The Police statement was not, as the Council’s misleading statement said, “in relation to recent allegations made in the BBC Panorama programme”, thereby quite wrongly implying that the Police had cleared the Mayor of fraud allegations “in the Panorama programme”.
The Mayor, the Council and Mr Zaidi know perfectly well that no allegations of fraud or of criminality were made against the Mayor personally by the BBC, nor in our files.
However, as the council also very well knew, Panorama’s files DID contain evidence that raised allegations of fraud in respect of a youth organisation that had been grant funded. The reason the Police did not attribute this to Panorama was because the council – not Panorama – had referred the case to the CID at Tower Hamlets.
What the council did not say, however, was that they only referred the case to the Police just days after we had submitted 25 very detailed questions to them about the alleged fraud, thus alerting them to the possibility the programme might disclose the fact that the council had known about the case for months – but not referred it to the police.
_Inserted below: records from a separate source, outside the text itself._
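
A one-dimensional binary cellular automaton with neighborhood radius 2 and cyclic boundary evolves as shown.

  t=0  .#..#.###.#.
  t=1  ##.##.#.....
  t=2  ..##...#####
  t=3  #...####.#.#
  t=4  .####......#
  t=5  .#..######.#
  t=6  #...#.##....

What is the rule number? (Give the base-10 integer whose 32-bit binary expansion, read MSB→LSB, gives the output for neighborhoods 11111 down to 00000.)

2613511611

  ##### -> #   bit 31 = 1  t=2,i=9
  ####. -> .   bit 30 = 0  t=2,i=10
  ###.# -> .   bit 29 = 0  t=0,i=8
  ###.. -> #   bit 28 = 1  t=2,i=11
  ##.## -> #   bit 27 = 1  t=1,i=2
  ##.#. -> .   bit 26 = 0  t=0,i=9
  ##..# -> #   bit 25 = 1  t=2,i=0
  ##... -> #   bit 24 = 1  t=2,i=4
  #.### -> #   bit 23 = 1  t=0,i=6
  #.##. -> #   bit 22 = 1  t=1,i=3
  #.#.# -> .   bit 21 = 0  t=3,i=9
  #.#.. -> .   bit 20 = 0  t=0,i=10
  #..## -> .   bit 19 = 0  t=2,i=1
  #..#. -> #   bit 18 = 1  t=0,i=0
  #...# -> #   bit 17 = 1  t=2,i=5
  #.... -> #   bit 16 = 1  t=1,i=8
  .#### -> .   bit 15 = 0  t=2,i=8
  .###. -> .   bit 14 = 0  t=0,i=7
  .##.# -> .   bit 13 = 0  t=1,i=1
  .##.. -> .   bit 12 = 0  t=2,i=3
  .#.## -> .   bit 11 = 0  t=0,i=5
  .#.#. -> #   bit 10 = 1  t=5,i=0
  .#..# -> .   bit 9 = 0  t=0,i=2
  .#... -> #   bit 8 = 1  t=1,i=7
  ..### -> #   bit 7 = 1  t=2,i=7
  ..##. -> .   bit 6 = 0  t=1,i=0
  ..#.# -> #   bit 5 = 1  t=0,i=4
  ..#.. -> #   bit 4 = 1  t=0,i=1
  ...## -> #   bit 3 = 1  t=1,i=11
  ...#. -> .   bit 2 = 0  t=4,i=10
  ....# -> #   bit 1 = 1  t=1,i=10
  ..... -> #   bit 0 = 1  t=1,i=9
  bits 10011011110001110000010110111011 = 2613511611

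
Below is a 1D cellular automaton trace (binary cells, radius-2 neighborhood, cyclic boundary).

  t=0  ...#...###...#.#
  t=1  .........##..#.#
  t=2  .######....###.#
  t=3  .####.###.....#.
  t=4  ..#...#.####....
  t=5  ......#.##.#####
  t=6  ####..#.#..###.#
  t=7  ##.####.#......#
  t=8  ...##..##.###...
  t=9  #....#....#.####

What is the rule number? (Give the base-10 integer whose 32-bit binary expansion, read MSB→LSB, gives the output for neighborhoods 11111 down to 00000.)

2547351585

  ##### -> #   bit 31 = 1  t=2,i=3
  ####. -> .   bit 30 = 0  t=2,i=5
  ###.# -> .   bit 29 = 0  t=2,i=13
  ###.. -> #   bit 28 = 1  t=0,i=9
  ##.## -> .   bit 27 = 0  t=3,i=5
  ##.#. -> #   bit 26 = 1  t=2,i=14
  ##..# -> #   bit 25 = 1  t=1,i=11
  ##... -> #   bit 24 = 1  t=0,i=10
  #.### -> #   bit 23 = 1  t=2,i=1
  #.##. -> #   bit 22 = 1  t=5,i=8
  #.#.# -> .   bit 21 = 0  t=2,i=15
  #.#.. -> #   bit 20 = 1  t=0,i=15
  #..## -> .   bit 19 = 0  t=3,i=0
  #..#. -> #   bit 18 = 1  t=1,i=12
  #...# -> .   bit 17 = 0  t=0,i=1
  #.... -> #   bit 16 = 1  t=1,i=1
  .#### -> #   bit 15 = 1  t=2,i=2
  .###. -> .   bit 14 = 0  t=0,i=8
  .##.# -> .   bit 13 = 0  t=5,i=9
  .##.. -> .   bit 12 = 0  t=1,i=10
  .#.## -> .   bit 11 = 0  t=2,i=0
  .#.#. -> .   bit 10 = 0  t=0,i=14
  .#..# -> .   bit 9 = 0  t=3,i=15
  .#... -> .   bit 8 = 0  t=0,i=0
  ..### -> .   bit 7 = 0  t=0,i=7
  ..##. -> .   bit 6 = 0  t=1,i=9
  ..#.# -> #   bit 5 = 1  t=0,i=13
  ..#.. -> .   bit 4 = 0  t=0,i=3
  ...## -> .   bit 3 = 0  t=0,i=6
  ...#. -> .   bit 2 = 0  t=0,i=2
  ....# -> .   bit 1 = 0  t=1,i=7
  ..... -> #   bit 0 = 1  t=1,i=2
  bits 10010111110101011000000000100001 = 2547351585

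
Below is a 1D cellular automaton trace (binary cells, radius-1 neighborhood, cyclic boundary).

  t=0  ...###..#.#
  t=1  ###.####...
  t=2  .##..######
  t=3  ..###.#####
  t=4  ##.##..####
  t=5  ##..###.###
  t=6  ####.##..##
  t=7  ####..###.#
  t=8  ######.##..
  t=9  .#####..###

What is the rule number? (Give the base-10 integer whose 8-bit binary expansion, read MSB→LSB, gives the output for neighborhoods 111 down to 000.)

211

  ###|#  b7=1 t=0,i=4
  ##.|#  b6=1 t=0,i=5
  #.#|.  b5=0 t=0,i=9
  #..|#  b4=1 t=0,i=0
  .##|.  b3=0 t=0,i=3
  .#.|.  b2=0 t=0,i=8
  ..#|#  b1=1 t=0,i=2
  ...|#  b0=1 t=0,i=1
  bits 11010011 = 211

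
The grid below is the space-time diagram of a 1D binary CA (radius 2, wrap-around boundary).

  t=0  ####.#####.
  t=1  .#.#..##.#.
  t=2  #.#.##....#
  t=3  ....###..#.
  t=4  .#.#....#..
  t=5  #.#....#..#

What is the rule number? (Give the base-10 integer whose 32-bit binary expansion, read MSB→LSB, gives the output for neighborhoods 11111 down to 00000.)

  #####|#  b31=1 t=0,i=7
  ####.|.  b30=0 t=0,i=2
  ###.#|#  b29=1 t=0,i=3
  ###..|.  b28=0 t=3,i=6
  ##.##|.  b27=0 t=0,i=4
  ##.#.|.  b26=0 t=1,i=8
  ##..#|.  b25=0 t=3,i=7
  ##...|#  b24=1 t=2,i=6
  #.###|.  b23=0 t=0,i=0
  #.##.|#  b22=1 t=2,i=4
  #.#.#|.  b21=0 t=2,i=2
  #.#..|.  b20=0 t=1,i=3
  #..##|#  b19=1 t=1,i=5
  #..#.|#  b18=1 t=1,i=0
  #...#|#  b17=1 t=4,i=10
  #....|.  b16=0 t=2,i=7
  .####|#  b15=1 t=0,i=1
  .###.|.  b14=0 t=3,i=5
  .##.#|.  b13=0 t=1,i=7
  .##..|#  b12=1 t=2,i=5
  .#.##|.  b11=0 t=2,i=3
  .#.#.|#  b10=1 t=1,i=2
  .#..#|#  b9=1 t=1,i=4
  .#...|.  b8=0 t=3,i=10
  ..###|.  b7=0 t=3,i=4
  ..##.|.  b6=0 t=1,i=6
  ..#.#|.  b5=0 t=1,i=1
  ..#..|.  b4=0 t=3,i=9
  ...##|#  b3=1 t=2,i=9
  ...#.|#  b2=1 t=4,i=0
  ....#|.  b1=0 t=2,i=8
  .....|#  b0=1 t=3,i=1
  bits 10100001010011101001011000001101 = 2706281997

2706281997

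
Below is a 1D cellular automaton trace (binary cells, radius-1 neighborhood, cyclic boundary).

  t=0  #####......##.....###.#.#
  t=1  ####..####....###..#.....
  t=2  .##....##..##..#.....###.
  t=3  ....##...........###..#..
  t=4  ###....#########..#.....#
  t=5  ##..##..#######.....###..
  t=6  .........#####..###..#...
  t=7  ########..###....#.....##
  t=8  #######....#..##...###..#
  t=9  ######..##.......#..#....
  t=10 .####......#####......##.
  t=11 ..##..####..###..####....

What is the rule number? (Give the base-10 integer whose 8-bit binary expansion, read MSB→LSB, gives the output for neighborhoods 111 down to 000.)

  [7] ### => #  t=0,i=0
  [6] ##. => .  t=0,i=4
  [5] #.# => .  t=0,i=21
  [4] #.. => .  t=0,i=5
  [3] .## => .  t=0,i=11
  [2] .#. => .  t=0,i=22
  [1] ..# => .  t=0,i=10
  [0] ... => #  t=0,i=6
  bits 10000001 = 129

129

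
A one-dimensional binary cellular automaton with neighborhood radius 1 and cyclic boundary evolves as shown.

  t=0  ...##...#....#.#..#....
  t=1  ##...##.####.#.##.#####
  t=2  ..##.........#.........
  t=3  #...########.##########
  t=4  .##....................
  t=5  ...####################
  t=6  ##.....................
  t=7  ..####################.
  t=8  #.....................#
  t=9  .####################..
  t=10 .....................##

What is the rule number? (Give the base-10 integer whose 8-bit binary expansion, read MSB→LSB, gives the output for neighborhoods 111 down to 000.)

21

  ### -> .   bit 7 = 0  t=1,i=0
  ##. -> .   bit 6 = 0  t=0,i=4
  #.# -> .   bit 5 = 0  t=0,i=14
  #.. -> #   bit 4 = 1  t=0,i=5
  .## -> .   bit 3 = 0  t=0,i=3
  .#. -> #   bit 2 = 1  t=0,i=8
  ..# -> .   bit 1 = 0  t=0,i=2
  ... -> #   bit 0 = 1  t=0,i=0
  bits 00010101 = 21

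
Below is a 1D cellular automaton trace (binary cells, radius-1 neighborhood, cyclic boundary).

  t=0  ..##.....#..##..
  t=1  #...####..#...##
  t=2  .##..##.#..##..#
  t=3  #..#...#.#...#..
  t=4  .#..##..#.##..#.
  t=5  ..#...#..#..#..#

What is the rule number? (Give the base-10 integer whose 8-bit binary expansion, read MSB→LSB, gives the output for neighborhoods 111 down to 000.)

177

  ### -> #   bit 7 = 1  t=1,i=5
  ##. -> .   bit 6 = 0  t=0,i=3
  #.# -> #   bit 5 = 1  t=2,i=0
  #.. -> #   bit 4 = 1  t=0,i=4
  .## -> .   bit 3 = 0  t=0,i=2
  .#. -> .   bit 2 = 0  t=0,i=9
  ..# -> .   bit 1 = 0  t=0,i=1
  ... -> #   bit 0 = 1  t=0,i=0
  bits 10110001 = 177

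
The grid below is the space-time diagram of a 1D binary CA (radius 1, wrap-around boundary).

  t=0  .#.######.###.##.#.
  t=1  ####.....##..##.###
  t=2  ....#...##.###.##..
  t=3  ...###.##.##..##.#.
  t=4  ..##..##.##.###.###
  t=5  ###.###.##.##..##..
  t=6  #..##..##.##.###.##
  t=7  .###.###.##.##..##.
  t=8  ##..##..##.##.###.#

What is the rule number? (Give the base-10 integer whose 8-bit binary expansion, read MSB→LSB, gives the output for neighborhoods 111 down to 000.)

62

  [7] ### => .  t=0,i=4
  [6] ##. => .  t=0,i=8
  [5] #.# => #  t=0,i=2
  [4] #.. => #  t=0,i=18
  [3] .## => #  t=0,i=3
  [2] .#. => #  t=0,i=1
  [1] ..# => #  t=0,i=0
  [0] ... => .  t=1,i=5
  bits 00111110 = 62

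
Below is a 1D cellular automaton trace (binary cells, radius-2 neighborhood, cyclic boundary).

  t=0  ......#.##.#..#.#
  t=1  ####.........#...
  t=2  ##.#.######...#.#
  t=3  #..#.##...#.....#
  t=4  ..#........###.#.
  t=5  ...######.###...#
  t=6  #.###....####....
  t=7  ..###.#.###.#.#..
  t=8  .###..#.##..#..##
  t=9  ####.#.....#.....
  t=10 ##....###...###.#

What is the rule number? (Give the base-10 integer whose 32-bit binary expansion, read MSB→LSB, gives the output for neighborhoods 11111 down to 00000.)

413516169

  #####|.  b31=0 t=2,i=7
  ####.|.  b30=0 t=1,i=2
  ###.#|.  b29=0 t=2,i=1
  ###..|#  b28=1 t=1,i=3
  ##.##|#  b27=1 t=5,i=9
  ##.#.|.  b26=0 t=0,i=10
  ##..#|.  b25=0 t=3,i=1
  ##...|.  b24=0 t=1,i=4
  #.###|#  b23=1 t=2,i=5
  #.##.|.  b22=0 t=0,i=8
  #.#.#|#  b21=1 t=2,i=3
  #.#..|.  b20=0 t=0,i=11
  #..##|.  b19=0 t=8,i=14
  #..#.|#  b18=1 t=0,i=13
  #...#|.  b17=0 t=1,i=15
  #....|#  b16=1 t=0,i=1
  .####|#  b15=1 t=1,i=1
  .###.|#  b14=1 t=2,i=0
  .##.#|.  b13=0 t=0,i=9
  .##..|.  b12=0 t=3,i=0
  .#.##|.  b11=0 t=0,i=7
  .#.#.|.  b10=0 t=0,i=15
  .#..#|.  b9=0 t=0,i=12
  .#...|#  b8=1 t=0,i=0
  ..###|#  b7=1 t=1,i=0
  ..##.|.  b6=0 t=3,i=16
  ..#.#|.  b5=0 t=0,i=6
  ..#..|.  b4=0 t=1,i=13
  ...##|#  b3=1 t=1,i=16
  ...#.|.  b2=0 t=0,i=5
  ....#|.  b1=0 t=0,i=4
  .....|#  b0=1 t=0,i=2
  bits 00011000101001011100000110001001 = 413516169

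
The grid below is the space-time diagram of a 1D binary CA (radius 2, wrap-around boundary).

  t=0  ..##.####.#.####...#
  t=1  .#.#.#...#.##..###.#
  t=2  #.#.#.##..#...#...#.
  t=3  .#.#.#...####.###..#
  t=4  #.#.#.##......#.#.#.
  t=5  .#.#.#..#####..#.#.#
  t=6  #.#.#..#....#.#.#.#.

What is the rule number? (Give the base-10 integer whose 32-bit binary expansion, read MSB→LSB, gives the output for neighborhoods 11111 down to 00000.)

361704723

  nb #####: next=.  (t=5,i=10, bit31=0)
  nb ####.: next=.  (t=0,i=7, bit30=0)
  nb ###.#: next=.  (t=0,i=8, bit29=0)
  nb ###..: next=#  (t=0,i=15, bit28=1)
  nb ##.##: next=.  (t=0,i=4, bit27=0)
  nb ##.#.: next=#  (t=0,i=9, bit26=1)
  nb ##..#: next=.  (t=1,i=13, bit25=0)
  nb ##...: next=#  (t=0,i=16, bit24=1)
  nb #.###: next=#  (t=0,i=5, bit23=1)
  nb #.##.: next=.  (t=1,i=11, bit22=0)
  nb #.#.#: next=.  (t=0,i=10, bit21=0)
  nb #.#..: next=.  (t=1,i=5, bit20=0)
  nb #..##: next=#  (t=0,i=1, bit19=1)
  nb #..#.: next=#  (t=2,i=9, bit18=1)
  nb #...#: next=#  (t=0,i=17, bit17=1)
  nb #....: next=#  (t=4,i=9, bit16=1)
  nb .####: next=.  (t=0,i=6, bit15=0)
  nb .###.: next=.  (t=1,i=16, bit14=0)
  nb .##.#: next=#  (t=0,i=3, bit13=1)
  nb .##..: next=.  (t=1,i=12, bit12=0)
  nb .#.##: next=#  (t=0,i=11, bit11=1)
  nb .#.#.: next=#  (t=1,i=0, bit10=1)
  nb .#..#: next=.  (t=0,i=0, bit9=0)
  nb .#...: next=#  (t=1,i=6, bit8=1)
  nb ..###: next=.  (t=1,i=15, bit7=0)
  nb ..##.: next=.  (t=0,i=2, bit6=0)
  nb ..#.#: next=.  (t=1,i=9, bit5=0)
  nb ..#..: next=#  (t=0,i=19, bit4=1)
  nb ...##: next=.  (t=3,i=8, bit3=0)
  nb ...#.: next=.  (t=0,i=18, bit2=0)
  nb ....#: next=#  (t=4,i=12, bit1=1)
  nb .....: next=#  (t=4,i=10, bit0=1)
  bits 00010101100011110010110100010011 = 361704723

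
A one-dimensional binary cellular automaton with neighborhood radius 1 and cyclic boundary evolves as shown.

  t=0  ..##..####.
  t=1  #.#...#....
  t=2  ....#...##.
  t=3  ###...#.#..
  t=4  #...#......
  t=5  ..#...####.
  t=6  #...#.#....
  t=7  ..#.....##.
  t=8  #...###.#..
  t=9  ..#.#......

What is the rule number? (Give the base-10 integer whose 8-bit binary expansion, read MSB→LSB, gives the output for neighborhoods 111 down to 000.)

  nb ###: next=.  (t=0,i=7, bit7=0)
  nb ##.: next=.  (t=0,i=3, bit6=0)
  nb #.#: next=.  (t=1,i=1, bit5=0)
  nb #..: next=.  (t=0,i=4, bit4=0)
  nb .##: next=#  (t=0,i=2, bit3=1)
  nb .#.: next=.  (t=1,i=0, bit2=0)
  nb ..#: next=.  (t=0,i=1, bit1=0)
  nb ...: next=#  (t=0,i=0, bit0=1)
  bits 00001001 = 9

9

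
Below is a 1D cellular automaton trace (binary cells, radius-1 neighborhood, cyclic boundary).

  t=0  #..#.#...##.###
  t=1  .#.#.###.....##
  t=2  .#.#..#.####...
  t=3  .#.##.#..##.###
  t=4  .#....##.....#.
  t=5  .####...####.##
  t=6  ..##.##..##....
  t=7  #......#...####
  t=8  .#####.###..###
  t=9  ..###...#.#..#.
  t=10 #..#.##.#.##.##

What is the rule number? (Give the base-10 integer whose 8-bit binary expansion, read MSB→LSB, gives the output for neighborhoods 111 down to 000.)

149

  ### -> #   bit 7 = 1  t=0,i=13
  ##. -> .   bit 6 = 0  t=0,i=0
  #.# -> .   bit 5 = 0  t=0,i=4
  #.. -> #   bit 4 = 1  t=0,i=1
  .## -> .   bit 3 = 0  t=0,i=9
  .#. -> #   bit 2 = 1  t=0,i=3
  ..# -> .   bit 1 = 0  t=0,i=2
  ... -> #   bit 0 = 1  t=0,i=7
  bits 10010101 = 149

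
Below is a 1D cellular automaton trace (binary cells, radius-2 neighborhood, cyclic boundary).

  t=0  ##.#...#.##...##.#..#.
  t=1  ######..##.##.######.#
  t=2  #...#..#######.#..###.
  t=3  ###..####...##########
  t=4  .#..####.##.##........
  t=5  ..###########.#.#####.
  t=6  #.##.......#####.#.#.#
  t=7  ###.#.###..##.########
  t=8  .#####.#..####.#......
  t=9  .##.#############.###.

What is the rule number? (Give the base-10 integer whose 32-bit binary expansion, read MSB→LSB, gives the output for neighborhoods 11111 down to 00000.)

1837035457

  ##### -> .   bit 31 = 0  t=1,i=1
  ####. -> #   bit 30 = 1  t=1,i=4
  ###.# -> #   bit 29 = 1  t=1,i=19
  ###.. -> .   bit 28 = 0  t=1,i=5
  ##.## -> #   bit 27 = 1  t=1,i=10
  ##.#. -> #   bit 26 = 1  t=0,i=2
  ##..# -> .   bit 25 = 0  t=1,i=6
  ##... -> #   bit 24 = 1  t=0,i=11
  #.### -> .   bit 23 = 0  t=1,i=14
  #.##. -> #   bit 22 = 1  t=0,i=0
  #.#.# -> #   bit 21 = 1  t=5,i=14
  #.#.. -> #   bit 20 = 1  t=0,i=3
  #..## -> #   bit 19 = 1  t=1,i=7
  #..#. -> #   bit 18 = 1  t=0,i=19
  #...# -> #   bit 17 = 1  t=0,i=5
  #.... -> .   bit 16 = 0  t=4,i=15
  .#### -> #   bit 15 = 1  t=1,i=0
  .###. -> #   bit 14 = 1  t=2,i=19
  .##.# -> #   bit 13 = 1  t=0,i=1
  .##.. -> .   bit 12 = 0  t=0,i=10
  .#.## -> #   bit 11 = 1  t=0,i=8
  .#.#. -> #   bit 10 = 1  t=6,i=18
  .#..# -> #   bit 9 = 1  t=0,i=18
  .#... -> #   bit 8 = 1  t=0,i=4
  ..### -> #   bit 7 = 1  t=2,i=7
  ..##. -> #   bit 6 = 1  t=0,i=14
  ..#.# -> .   bit 5 = 0  t=0,i=7
  ..#.. -> .   bit 4 = 0  t=2,i=4
  ...## -> .   bit 3 = 0  t=0,i=13
  ...#. -> .   bit 2 = 0  t=0,i=6
  ....# -> .   bit 1 = 0  t=4,i=21
  ..... -> #   bit 0 = 1  t=4,i=16
  bits 01101101011111101110111111000001 = 1837035457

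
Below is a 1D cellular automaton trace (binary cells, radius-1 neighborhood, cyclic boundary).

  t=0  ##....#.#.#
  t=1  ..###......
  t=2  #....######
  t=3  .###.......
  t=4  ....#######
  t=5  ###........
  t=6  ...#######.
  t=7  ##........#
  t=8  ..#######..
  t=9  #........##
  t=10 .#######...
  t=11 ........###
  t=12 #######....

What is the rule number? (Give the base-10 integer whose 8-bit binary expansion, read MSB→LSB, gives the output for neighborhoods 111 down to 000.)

  ###|.  b7=0 t=0,i=0
  ##.|.  b6=0 t=0,i=1
  #.#|.  b5=0 t=0,i=7
  #..|#  b4=1 t=0,i=2
  .##|.  b3=0 t=0,i=10
  .#.|.  b2=0 t=0,i=6
  ..#|.  b1=0 t=0,i=5
  ...|#  b0=1 t=0,i=3
  bits 00010001 = 17

17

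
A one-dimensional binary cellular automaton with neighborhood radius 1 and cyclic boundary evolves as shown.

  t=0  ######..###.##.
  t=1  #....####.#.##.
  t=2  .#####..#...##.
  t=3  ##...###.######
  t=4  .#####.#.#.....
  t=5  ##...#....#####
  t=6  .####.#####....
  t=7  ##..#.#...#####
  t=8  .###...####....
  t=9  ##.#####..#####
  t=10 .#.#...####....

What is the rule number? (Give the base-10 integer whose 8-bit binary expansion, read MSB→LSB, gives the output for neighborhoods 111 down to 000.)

91

  ### -> .   bit 7 = 0  t=0,i=1
  ##. -> #   bit 6 = 1  t=0,i=5
  #.# -> .   bit 5 = 0  t=0,i=11
  #.. -> #   bit 4 = 1  t=0,i=6
  .## -> #   bit 3 = 1  t=0,i=0
  .#. -> .   bit 2 = 0  t=1,i=0
  ..# -> #   bit 1 = 1  t=0,i=7
  ... -> #   bit 0 = 1  t=1,i=2
  bits 01011011 = 91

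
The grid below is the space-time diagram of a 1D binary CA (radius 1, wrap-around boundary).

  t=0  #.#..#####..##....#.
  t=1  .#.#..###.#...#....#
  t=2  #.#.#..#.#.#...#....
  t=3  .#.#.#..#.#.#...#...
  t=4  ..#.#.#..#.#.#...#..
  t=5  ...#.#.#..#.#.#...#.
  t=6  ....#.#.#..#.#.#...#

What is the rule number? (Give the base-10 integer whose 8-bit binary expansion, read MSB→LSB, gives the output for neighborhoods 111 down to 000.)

176

  ###|#  b7=1 t=0,i=6
  ##.|.  b6=0 t=0,i=9
  #.#|#  b5=1 t=0,i=1
  #..|#  b4=1 t=0,i=3
  .##|.  b3=0 t=0,i=5
  .#.|.  b2=0 t=0,i=0
  ..#|.  b1=0 t=0,i=4
  ...|.  b0=0 t=0,i=15
  bits 10110000 = 176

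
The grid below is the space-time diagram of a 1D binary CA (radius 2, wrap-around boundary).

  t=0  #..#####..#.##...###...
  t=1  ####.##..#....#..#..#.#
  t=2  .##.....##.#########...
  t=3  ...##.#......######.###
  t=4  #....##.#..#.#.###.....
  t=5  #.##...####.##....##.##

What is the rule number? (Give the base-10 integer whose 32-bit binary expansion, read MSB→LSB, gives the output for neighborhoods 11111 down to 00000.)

3309110934

  [31] ##### => #  t=0,i=5
  [30] ####. => #  t=0,i=6
  [29] ###.# => .  t=1,i=3
  [28] ###.. => .  t=0,i=7
  [27] ##.## => .  t=1,i=4
  [26] ##.#. => #  t=3,i=5
  [25] ##..# => .  t=0,i=8
  [24] ##... => #  t=0,i=14
  [23] #.### => .  t=1,i=22
  [22] #.##. => .  t=0,i=12
  [21] #.#.# => #  t=4,i=13
  [20] #.#.. => #  t=3,i=6
  [19] #..## => #  t=0,i=2
  [18] #..#. => #  t=0,i=9
  [17] #...# => .  t=0,i=15
  [16] #.... => #  t=1,i=11
  [15] .#### => .  t=0,i=4
  [14] .###. => .  t=0,i=18
  [13] .##.# => .  t=2,i=9
  [12] .##.. => .  t=0,i=13
  [11] .#.## => .  t=0,i=11
  [10] .#.#. => #  t=4,i=12
  [9] .#..# => #  t=0,i=1
  [8] .#... => .  t=1,i=10
  [7] ..### => #  t=0,i=3
  [6] ..##. => .  t=2,i=1
  [5] ..#.# => .  t=0,i=10
  [4] ..#.. => #  t=0,i=0
  [3] ...## => .  t=0,i=16
  [2] ...#. => #  t=0,i=22
  [1] ....# => #  t=1,i=12
  [0] ..... => .  t=2,i=5
  bits 11000101001111010000011010010110 = 3309110934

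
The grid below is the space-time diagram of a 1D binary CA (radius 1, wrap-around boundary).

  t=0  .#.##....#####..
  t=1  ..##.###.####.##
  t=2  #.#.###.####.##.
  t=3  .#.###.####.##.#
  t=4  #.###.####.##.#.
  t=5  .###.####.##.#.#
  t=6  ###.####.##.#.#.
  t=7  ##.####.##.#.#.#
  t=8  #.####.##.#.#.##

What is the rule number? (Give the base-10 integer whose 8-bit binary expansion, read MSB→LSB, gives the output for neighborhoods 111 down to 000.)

185

  [7] ### => #  t=0,i=10
  [6] ##. => .  t=0,i=4
  [5] #.# => #  t=0,i=2
  [4] #.. => #  t=0,i=5
  [3] .## => #  t=0,i=3
  [2] .#. => .  t=0,i=1
  [1] ..# => .  t=0,i=0
  [0] ... => #  t=0,i=6
  bits 10111001 = 185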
Our attempts to persuade the Council to correct the misleading impression from their partial statement at the height of the election campaign were ignored by the Council – the same Council which spent tens of thousands of taxpayers’ money trying to stop the BBC from broadcasting the programme in the first place by claiming it would “reduce the chances of a free fair and credible election.”
The BBC’s duty was not only to be fair, factual and impartial to the politicians contesting the election – but also to inform the electorate. Judging by the record turnout – which pushed up both the Mayor’s vote and Labour’s – the evidence suggests that far from undermining democracy the BBC might actually have helped reinvigorate it.